Elvis' comeback concert in Hawaii in January 1973 was for many, many years the most watched special in television history. The Alternate Aloha provides listeners and fans with a recording of the live dress rehearsal for that performance on January 12, and being able to hear this unusual live show is something special. It may not be Elvis at his best, but it more than adequately proves that The Big E still had in the later stages of his career. The girls scream just as loud as those who would see the actual show the following night, nobody seems to care when Elvis forgets some of the words to Burning Love's chorus, and you are left knowing beyond the shadow of a doubt that Elvis had most certainly been there when you hear the announcement that Elvis has left the building. I think there is also a more personal nature to this recording than to his televised concert, particularly when he tells the audience about the upcoming live show and seems to seek some reinforcement from his fans to conquer a bit of nerves.
Even though these are the same songs he performed in the televised concert, you just can't have too many versions of Elvis recordings of songs such as Something (a song George Harrison wrote and performed with the Beatles), the downright steamy Steamroller Blues, Frank Sinatra's signature song My Way, Hound Dog, American Trilogy, A Big Hunk O'Love, and Suspicious Minds (his last number one hit). Special treats come in the form of the Hank Williams classic I'm So Lonesome I Could Cry (which Elvis calls the saddest song he had ever heard), Blue Suede Shoes, the absolutely smoking Fever, Welcome to My World, It's Over, and the show-stopping final climax song Can't Help Falling In Love.
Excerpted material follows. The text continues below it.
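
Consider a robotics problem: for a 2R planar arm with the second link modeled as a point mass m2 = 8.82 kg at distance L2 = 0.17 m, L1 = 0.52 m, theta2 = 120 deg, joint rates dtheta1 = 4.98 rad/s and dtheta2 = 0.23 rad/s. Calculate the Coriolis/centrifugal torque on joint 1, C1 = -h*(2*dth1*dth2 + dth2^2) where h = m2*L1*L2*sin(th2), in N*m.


h = m2*L1*L2*sin(th2) = 8.82*0.52*0.17*sin(120 deg) = 0.675230
C1 = -h*(2*4.98*0.23 + 0.23^2) = -0.675230*2.3437 = -1.5825

-1.5825 N*m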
Along with this classic live dress rehearsal recording, you also get three recordings from late, late recording sessions: Blue Hawaii, Hawaiian Wedding Song, and KU-U-I-PO. There are significant amounts of down time, discussions about the tracks, and a little bit of fooling around in these three tracks, offering yet another revealing glimpse at the true Elvis Presley. Even if you own the actual televised concert, I think The Alternate Aloha is more than worthy of any Elvis fan's attention.